Ekonom dari tiga institusi ternama, yakni JP Morgan Chase & Co, Lehman 
Brothers, dan Merrill Lynch sama-sama menurunkan prediksi pertumbuhan ekonomi 
AS akibat melonjaknya biaya kredit yang dipicu krisis perumahan (mortgage). 


 Analis Merrill Lynch, Selasa (4/9), menyatakan peluang resesi ekonomi di AS 
sebesar 60%. Sedangkan Kurt Karl, kepala ekonom Swiss Reinsurance, reasuransi 
terbesar dunia, memprediksi peluang resesi di AS hanya sekitar 35%. Dia yakin 
dampak krisis subprime mortgage (SM) terhadap ketenagakerjaan hanya temporer 
dan pendapatan masyarakat segera meningkat.

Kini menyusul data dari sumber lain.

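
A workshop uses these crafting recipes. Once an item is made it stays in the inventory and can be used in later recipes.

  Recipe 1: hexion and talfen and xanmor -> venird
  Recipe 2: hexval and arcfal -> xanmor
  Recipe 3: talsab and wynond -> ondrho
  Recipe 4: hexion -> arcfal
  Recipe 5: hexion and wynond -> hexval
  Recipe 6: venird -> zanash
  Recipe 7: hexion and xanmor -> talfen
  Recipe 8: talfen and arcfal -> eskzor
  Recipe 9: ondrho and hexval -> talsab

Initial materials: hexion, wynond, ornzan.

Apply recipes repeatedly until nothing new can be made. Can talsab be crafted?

No

talsab would need ondrho and hexval (Recipe 9), but ondrho is never obtained.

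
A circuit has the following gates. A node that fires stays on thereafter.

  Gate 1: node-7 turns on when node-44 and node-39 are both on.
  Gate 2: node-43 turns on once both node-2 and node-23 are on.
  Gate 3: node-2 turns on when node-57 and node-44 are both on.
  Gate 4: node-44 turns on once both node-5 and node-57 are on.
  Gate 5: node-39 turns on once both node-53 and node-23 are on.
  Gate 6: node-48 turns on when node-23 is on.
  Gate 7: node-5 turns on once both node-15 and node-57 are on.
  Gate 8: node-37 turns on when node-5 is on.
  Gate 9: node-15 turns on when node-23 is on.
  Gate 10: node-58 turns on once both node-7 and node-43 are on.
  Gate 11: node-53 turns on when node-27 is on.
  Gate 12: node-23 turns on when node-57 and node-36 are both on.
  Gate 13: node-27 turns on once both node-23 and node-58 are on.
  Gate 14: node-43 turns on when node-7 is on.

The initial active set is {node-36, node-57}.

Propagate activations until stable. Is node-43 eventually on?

Gate 12: node-57 and node-36 on → node-23 on.
node-23 is on, so node-15 turns on (Gate 9).
node-15 and node-57 are on, so node-5 turns on (Gate 7).
node-5 and node-57 are on, so node-44 turns on (Gate 4).
node-57 and node-44 are on, so node-2 turns on (Gate 3).
Gate 2: node-2 and node-23 on → node-43 on.

Yes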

 Sinyal resesi juga terbaca dari dua indikator yang selama ini memperkukuh 
ekonomi AS, yakni lapangan kerja dan pengeluaran konsumsi, tak lagi imun 
terhadap imbas krisis SM. 


 Mantan Menkeu AS Larry Summers mengingatkan pula meningkatnya risiko resesi AS 
akibat kenaikan biaya kredit yang bakal memukul konsumen dan pebisnis. Menurut 
profesor di Harvard University ini, kombinasi pelemahan di sektor perumahan, 
kontraksi kredit, meningkatkan ketidakpastian dan volatilitas, dan 
terpangkasnya kesejahteraan makin memperkuat potensi resesi.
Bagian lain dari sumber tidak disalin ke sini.